China Protects Customers from 13 Cent Airfare?
The scourge of cheap airline tickets rears its head in China. The government rushes onto the scene to save the Chinese from the horror of promotional 13-cent airline tickets:
Spring Airlines, set up last year by travel agent China Spring International, sold more than 400 tickets on a new route between Shanghai and the northern city of Jinan for just 1 yuan ($0.13), the Beijing Times said. But that went against a 2004 rule — designed to help carriers' bottom lines after a vicious price war — that the maximum discount an airline can offer is 45 percent off a government-set base price, the report added.
A standard one-way ticket between Shanghai and Jinan costs 760 yuan ($97.10), excluding tax and fuel surcharge.
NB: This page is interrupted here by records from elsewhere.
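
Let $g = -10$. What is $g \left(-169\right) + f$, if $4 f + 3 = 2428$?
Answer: $\frac{9185}{4} \approx 2296.3$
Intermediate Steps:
$f = \frac{2425}{4}$ ($f = - \frac{3}{4} + \frac{1}{4} \cdot 2428 = - \frac{3}{4} + 607 = \frac{2425}{4} \approx 606.25$)
$g \left(-169\right) + f = \left(-10\right) \left(-169\right) + \frac{2425}{4} = 1690 + \frac{2425}{4} = \frac{9185}{4}$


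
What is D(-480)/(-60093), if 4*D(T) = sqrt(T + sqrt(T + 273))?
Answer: -sqrt(-480 + 3*I*sqrt(23))/240372 ≈ -1.3658e-6 - 9.1156e-5*I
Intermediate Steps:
D(T) = sqrt(T + sqrt(273 + T))/4 (D(T) = sqrt(T + sqrt(T + 273))/4 = sqrt(T + sqrt(273 + T))/4)
D(-480)/(-60093) = (sqrt(-480 + sqrt(273 - 480))/4)/(-60093) = (sqrt(-480 + sqrt(-207))/4)*(-1/60093) = (sqrt(-480 + 3*I*sqrt(23))/4)*(-1/60093) = -sqrt(-480 + 3*I*sqrt(23))/240372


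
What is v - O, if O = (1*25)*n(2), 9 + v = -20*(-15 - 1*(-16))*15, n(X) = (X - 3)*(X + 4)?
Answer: -159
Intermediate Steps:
n(X) = (-3 + X)*(4 + X)
v = -309 (v = -9 - 20*(-15 - 1*(-16))*15 = -9 - 20*(-15 + 16)*15 = -9 - 20*1*15 = -9 - 20*15 = -9 - 300 = -309)
O = -150 (O = (1*25)*(-12 + 2 + 2**2) = 25*(-12 + 2 + 4) = 25*(-6) = -150)
v - O = -309 - 1*(-150) = -309 + 150 = -159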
The Jinan government said it would fine Spring Airlines' local travel agent branch 150,000 yuan ($19,160) as a punishment, though the company denies wrongdoing and will appeal, the newspaper said.
The case underscores the difficulty facing Chinese low-cost airlines, which are trying to model themselves on the likes of Ireland's Ryanair in bringing cheap no-frills travel to the world's most populous nation.
China's airline industry is dominated by three main state-run carriers, with which a clutch of low-cost airlines are trying to compete.
As Rational Review points out, the really scary part about this story is that the article above could easily be describing a nearly identical squabble in the United States.